Caselli autostradali, manutenzione delle gallerie, rifacimento dell’asfalto e anche interventi post-calamità. Ogni tipo di lavoro sarebbe andato bene ai dipendenti del Consorzio per le autostrade siciliane (Cas) per far partire le richieste di incentivi. Elargizioni di denaro, che secondo la Direzione investigativa antimafia, sarebbero state concesse con manica larga e, in più di un’occasione, in contrasto con la normativa che regola i lavori pubblici. Sono 57 – tra dirigenti e funzionari – gli impiegati accusati di peculato e falso ideologico. Per 12 di loro, la giudice per le indagini preliminari Tiziana Leanza ha disposto il sequestro preventivo per un valore complessivo di circa un milione di euro, mentre sei sono stati sospesi in via cautelativa per sei mesi.

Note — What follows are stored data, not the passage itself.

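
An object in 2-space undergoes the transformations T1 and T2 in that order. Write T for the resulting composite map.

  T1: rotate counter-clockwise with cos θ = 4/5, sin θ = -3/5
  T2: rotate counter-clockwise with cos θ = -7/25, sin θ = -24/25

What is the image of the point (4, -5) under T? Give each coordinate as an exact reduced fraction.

T(p) = (-31/5, 8/5)

T1 rotate counter-clockwise with cos θ = 4/5, sin θ = -3/5: (4, -5) → (1/5, -32/5)
T2 rotate counter-clockwise with cos θ = -7/25, sin θ = -24/25: (1/5, -32/5) → (-31/5, 8/5)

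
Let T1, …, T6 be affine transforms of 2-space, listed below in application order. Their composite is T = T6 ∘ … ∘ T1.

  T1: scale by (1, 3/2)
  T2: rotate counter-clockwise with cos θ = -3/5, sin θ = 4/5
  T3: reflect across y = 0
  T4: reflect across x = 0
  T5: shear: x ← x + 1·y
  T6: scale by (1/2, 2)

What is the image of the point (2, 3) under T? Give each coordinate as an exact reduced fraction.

T(p) = (59/20, 11/5)

T1 scale by (1, 3/2): (2, 3) → (2, 9/2)
T2 rotate counter-clockwise with cos θ = -3/5, sin θ = 4/5: (2, 9/2) → (-24/5, -11/10)
T3 reflect across y = 0: (-24/5, -11/10) → (-24/5, 11/10)
T4 reflect across x = 0: (-24/5, 11/10) → (24/5, 11/10)
T5 shear: x ← x + 1·y: (24/5, 11/10) → (59/10, 11/10)
T6 scale by (1/2, 2): (59/10, 11/10) → (59/20, 11/5)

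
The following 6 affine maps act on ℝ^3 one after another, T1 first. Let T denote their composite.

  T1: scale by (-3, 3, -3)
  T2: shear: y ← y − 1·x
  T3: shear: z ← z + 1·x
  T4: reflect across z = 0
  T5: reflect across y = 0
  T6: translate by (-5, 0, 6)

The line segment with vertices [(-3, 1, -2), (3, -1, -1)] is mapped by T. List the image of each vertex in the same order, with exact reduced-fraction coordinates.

T1 scale by (-3, 3, -3): (-3, 1, -2) → (9, 3, 6); (3, -1, -1) → (-9, -3, 3)
T2 shear: y ← y − 1·x: (9, 3, 6) → (9, -6, 6); (-9, -3, 3) → (-9, 6, 3)
T3 shear: z ← z + 1·x: (9, -6, 6) → (9, -6, 15); (-9, 6, 3) → (-9, 6, -6)
T4 reflect across z = 0: (9, -6, 15) → (9, -6, -15); (-9, 6, -6) → (-9, 6, 6)
T5 reflect across y = 0: (9, -6, -15) → (9, 6, -15); (-9, 6, 6) → (-9, -6, 6)
T6 translate by (-5, 0, 6): (9, 6, -15) → (4, 6, -9); (-9, -6, 6) → (-14, -6, 12)

image vertices: (4, 6, -9), (-14, -6, 12)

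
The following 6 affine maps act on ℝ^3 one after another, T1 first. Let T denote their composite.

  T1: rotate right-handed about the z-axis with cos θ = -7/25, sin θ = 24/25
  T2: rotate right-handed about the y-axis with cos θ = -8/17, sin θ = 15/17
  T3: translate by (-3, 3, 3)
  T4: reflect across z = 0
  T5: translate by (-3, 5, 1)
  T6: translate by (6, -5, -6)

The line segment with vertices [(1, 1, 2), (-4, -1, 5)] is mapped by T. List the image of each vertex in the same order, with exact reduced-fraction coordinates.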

Oggetto spesso di critiche per il cattivo stato delle autostrade che gestisce e con la possibilità di fondersi con l’Anas dando vita a una società per azioni, il Cas si trova adesso al centro di un’inchiesta che rischia di minarne ancora di più l’immagine. Per i magistrati, infatti, da parte degli indagati ci sarebbe stata la «sistematica violazione» della legge. L’aggettivo non è casuale se si considera che, tra il 2012 e il 2013, sarebbero stati 70 i decreti di liquidazione degli incentivi difficili da giustificare. Con 32 casi in cui mancherebbe qualsiasi documentazione a sostegno dei benefit confluiti nelle buste paga di responsabile unico del procedimento, direttore dei lavori, progettisti, collaudatori. Nei restanti, invece, i documenti risulterebbero «scarni».
Gli incentivi su cui ha posto l’attenzione la Dia – dopo aver intercettato alcune conversazioni in cui i vertici del Consorzio criticavano la gestione degli incentivi da parte dei dirigenti – sono stati di recente eliminati dal nuovo codice degli appalti, approvato l’anno scorso. All’epoca dei fatti contestati, però, la norma prevedeva che per ogni gara d’appalto per lavori di manutenzione straordinaria o opere da realizzare il due per cento sull’importo della gara andasse a quei burocrati che ne avevano seguito l’intero iter. Il compenso extra, nelle intenzioni del legislatore (gli incentivi furono introdotti per la prima volta nel 1994 con la legge Merloni), sarebbe dovuto servire a valorizzare le professionalità interne agli enti pubblici, ma all’interno del Cas si sarebbe trasformato in bonus da ottenere anche senza motivazioni e a volte anche illecitamente. È il caso, per esempio, delle volte in cui l’incentivo è stato liquidato per manutenzioni ordinarie. In alcune circostanze, inoltre, la quota tratta dall’appalto sarebbe stata superiore al due per cento.
Tra coloro che più di altri sarebbero stati al centro di queste condotte illecite c’è l’ingegnere Gaspare Sceusa, dirigente e firmatario di numerosi decreti ma spesso anche tra i beneficiari nella veste di responsabile unico del procedimento, figura questa che, in base all’allora normativa, percepiva un quarto degli incentivi. Ad attingere ai bonus, tuttavia, erano in molti; tra i quali un dipendente del Comune di Messina, trasferito per un periodo al Consorzio. Per lui, il Cas usava girare all’ente locale peloritano il benefit, che a sua volta lo faceva confluire nello stipendio mensile.
Nelle carte su cui hanno messo le mani i magistrati peloritani, però, di stranezze ce ne sarebbero diverse. Su tutte, le disparità tra i decreti di liquidazione e le somme in entrata riportate nei cedolini dei singoli impiegati: «In alcuni casi, quasi tutti afferenti alle posizioni di minor rilievo, le somme effettivamente erogate a titolo di incentivo appaiono inferiori rispetto a quelle indicate nei decreti di liquidazioni – si legge nell’ordinanza -. In altri, gli importi percepiti risultano notevolmente superiori rispetto a quelli stimati». I maggiori guadagni, secondo gli inquirenti, potrebbero essere determinati da «ulteriori incentivi riconosciuti afferenti a progetti di cui non è stato possibile rinvenire alcuna documentazione».
A contorno dell’operato dei funzionari e dirigenti un aspetto non secondario. La legge, infatti, prevedeva che a determinare i criteri per valutare l’elargizione degli incentivi sarebbe dovuto essere un regolamento interno. Regole che, però, il Consorzio per le autostrade siciliane non si sarebbe mai date, limitandosi a fare riferimento a un «decreto del dirigente generale del dipartimento regionale degli interventi infrastrutturali per l’agricoltura».